Command? "Ah, so that's what the Lieutenant business was about. News for you, Medtech, I'm not a Lieutenant."

"You are."

"I was court-martialed, found quilty and cashiered."

"From the Terran forces. We are not in the Sol system anymore."

"Who cares?"

"The Captain did. You are a Lieutenant, and ranking officer on board, not counting the dead, but counting the frozen."

"The Captain gave me a warrant? What for?"

"The Captain commissioned you. He gave warrants for a dozen others with piloting training or experience.
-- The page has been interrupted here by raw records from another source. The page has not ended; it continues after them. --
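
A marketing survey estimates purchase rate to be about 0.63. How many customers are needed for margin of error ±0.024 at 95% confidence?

n = z²p(1-p)/E² = 1.96²×0.63×0.37/0.024² = 1554.6 → n = 1555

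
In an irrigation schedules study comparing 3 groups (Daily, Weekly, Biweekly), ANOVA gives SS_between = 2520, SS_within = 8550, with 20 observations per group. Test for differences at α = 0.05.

df_between = 2, df_within = 57. F = MS_between/MS_within = 1260.0/150.0 = 8.4. F_crit ≈ 3.159. Reject H₀. At least one mean differs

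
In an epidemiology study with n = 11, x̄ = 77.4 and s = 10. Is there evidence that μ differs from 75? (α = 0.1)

t = (x̄ - μ₀)/(s/√n) = (77.4 - 75)/(10/√11) = 0.796. df = 10, critical t = ±1.812. Fail to reject H₀.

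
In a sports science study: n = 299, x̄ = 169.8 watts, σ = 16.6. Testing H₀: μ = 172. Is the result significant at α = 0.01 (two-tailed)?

z = (169.8 - 172)/(16.6/√299) = -2.292. Since |z| ≤ 2.576, not significant at α = 0.01.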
As to why..." Richard turned her chair around and started pushing it away from the lamented bridge compartment. "It was a long voyage, and we had lots of time to make contingency plans."

"Fine contingency planning from the Captain then, to have all her officers in the same room."

"Well, nobody really expected anything to happen."

"But you planned for it anyway?"

"Yes. In fact, one of the contingencies considered was the total destruction of the original officer corps. The Captain said ..." Pause. "You'd better read the log book yourself."

Minea sighed. It felt a bit like Richard was an angel bearing an order from God. You coudn't argue with God, and you couldn't argue with a dead Captain. Still, she felt it was a bad plan. She to take command? She, who had been broken by the brass, not just in a legal sense but emotionally. She could not trust her own judgment. It boggled her to think the Captain had trusted her with the ship and passengers.

It was useless trying to make a decision now, but she could pilot. "Richard, please find me a piloting console."